A mi vuelta de Praga, me encontré a Lydia metida en la cocina y dedicada a batir un huevo en un vaso, o «glugli-glogli», como lo llamábamos nosotros. «Dolor de garganta», me dijo con su voz infantil; luego dejó el vaso encima de la cocina, se secó sus labios amarillos con el revés de la muñeca, y pasó a besarme la mano. Llevaba un vestido rosa, medias rosadas, zapatillas viejas. El sol del ocaso cuadriculaba la cocina. Comenzó otra vez a revolver con la cucharilla aquella pasta espesa y amarillenta, haciendo crujir levemente los granitos de azúcar, la mezcla se mantenía aún grumosa, la cucharilla no giraba libremente ni con la aterciopelada ovalidad requerida. Sobre la cocina reposaba un viejo libro abierto. En el margen había una nota escrita por algún desconocido, con un lápiz despuntado: «Triste pero cierto», seguido por tres signos de admiración con otros tantos y vertiginosos puntos en su base. Leí por encima la frase que tan atractiva le había parecido a uno de los predecesores de mi esposa: «El amor al prójimo —dijo Sir Reginald– es un valor muy poco cotizado actualmente en la bolsa de las relaciones personales.»

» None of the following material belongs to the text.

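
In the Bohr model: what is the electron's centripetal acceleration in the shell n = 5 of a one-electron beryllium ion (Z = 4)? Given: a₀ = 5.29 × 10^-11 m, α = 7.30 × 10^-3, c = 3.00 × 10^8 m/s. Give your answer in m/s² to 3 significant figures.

9.28 × 10^21 m/s²

r = n²a₀/Z = 3.31 × 10^-10 m, v = Zαc/n = 1.75 × 10^6 m/s
a = v²/r = (1.75 × 10^6)² / 3.31 × 10^-10 = 9.28 × 10^21 m/s²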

—¿Has tenido un buen viaje? —preguntó Lydia mientras volvía a mover enérgicamente el mango, y con la pieza en forma de caja sujeta entre las piernas. Los granos de café crujieron, intensamente olorosos; el molinillo seguía funcionando con un esfuerzo sordo y rechinante; hasta que se produjo una suavización, una aceptación; toda resistencia había desaparecido; vacío.

No sé cómo, me sentí confundido. Al igual que en un sueño. Lo que ella hacía no era moler café sino revolver un glugli - glogli.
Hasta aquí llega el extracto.